What is the fastest algorithm for ranking a set of sets in order of the number of intersections for each individual set in the array. For example, suppose you are given a set composed of N sets, from Array number 1 to Array number “N” (so the set is basically composed of multiple arrays).
Also, assume that the sets have an average size of “k”. And, for each Array in the set we want to return n-1 sets that are ranked in order of how many element that they have in common with the other arrays. What is the best way to do this, and what is the Big O time for your solution?
If you were able to read the entire question without falling asleep – congratulations! You’ve already made it quite far in solving this problem. Now, let’s come up with some solutions.

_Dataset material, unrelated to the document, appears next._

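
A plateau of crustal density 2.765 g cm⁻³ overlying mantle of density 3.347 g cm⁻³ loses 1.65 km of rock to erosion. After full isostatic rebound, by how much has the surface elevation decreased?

0.287 km

Rebound u = e ρ_c/ρ_m = 1.65 km × 2.765/3.347 = 1.363 km.
Net surface drop = e − u = 1.65 km − 1.363 km = e (ρ_m − ρ_c)/ρ_m = 0.287 km.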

First off, we can do this:
- The first thing to do is to sort all of the individual sets. The computation cost of this activity is N * k log k. Where k is the average size of the set, and N is the number of sets in the “big” set.

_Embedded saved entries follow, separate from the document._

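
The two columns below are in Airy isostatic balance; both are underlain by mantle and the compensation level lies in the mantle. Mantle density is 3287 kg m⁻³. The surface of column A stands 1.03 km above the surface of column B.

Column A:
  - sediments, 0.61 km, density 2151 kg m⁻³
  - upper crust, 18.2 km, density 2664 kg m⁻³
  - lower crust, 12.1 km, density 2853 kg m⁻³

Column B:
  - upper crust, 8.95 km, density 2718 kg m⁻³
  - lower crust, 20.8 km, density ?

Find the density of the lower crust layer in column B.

2860 kg m⁻³

Take the compensation level at the base of the deeper column (depth z_c below the surface of column A) and equate Σ ρ_i t_i down to z_c; mantle fills any gap and the z_c terms cancel.
Column A: 0.61×2151 + 18.2×2664 + 12.1×2853 + (z_c − 30.91)×3287
Column B: 1.03×0 + 8.95×2718 + 20.8×ρ + (z_c − 1.03 − 29.75)×3287
The z_c×3287 term appears on both sides and cancels. Collect the known terms of each column as K = Σ(ρt)_known − 3287 × (depth of known layers): K_A = 84318.21 − 3287×30.91 = −17282.96; K_B = 24326.1 − 3287×(1.03 + 29.75) = −76847.76.
Balance: K_A = K_B + 20.8×ρ, so ρ = (K_A − K_B)/20.8 = 59564.8/20.8 = 2860 kg m⁻³.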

- Then, do a linear comparison of the current set with all of the other sets, and at each comparison insert the set in sorted list of scores at its correct location computation cost: N * k (assuming worst case were all elements of set 1 intersect with all other elements of other sets) + N * N log k (cost to find correct location of score in score list). So, the total cost would be: N * k log k + N * k + N * k log k.

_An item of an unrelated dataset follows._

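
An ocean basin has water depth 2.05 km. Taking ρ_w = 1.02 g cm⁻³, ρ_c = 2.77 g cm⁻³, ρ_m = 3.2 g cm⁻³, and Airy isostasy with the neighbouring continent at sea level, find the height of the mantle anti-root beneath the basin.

8.34 km

Isostatic balance requires: replacing crust with seawater at the top is compensated by replacing crust with mantle at the base: d (ρ_c − ρ_w) = a (ρ_m − ρ_c).
a = d (ρ_c − ρ_w)/(ρ_m − ρ_c) = 2.05 km × 1.75/0.43 = 8.34 km.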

Alternative solution to the problem
Another possible solution to this problem is this:
- Take a map with each bucket a member of set under question (assuming size of m of the set, thus m buckets)
- Setup an array of size n (where each element is score of each set)
- Go through all sets, where for each set’s each member – check for bucket’s existence in map – if bucket exists there is a hit / intersection so increment the corresponding set’s score in array
computation cost: k * N - Sort this array, cost: k log k
Total cost: N * k + l log l
And there we have our 2 solutions to the problem!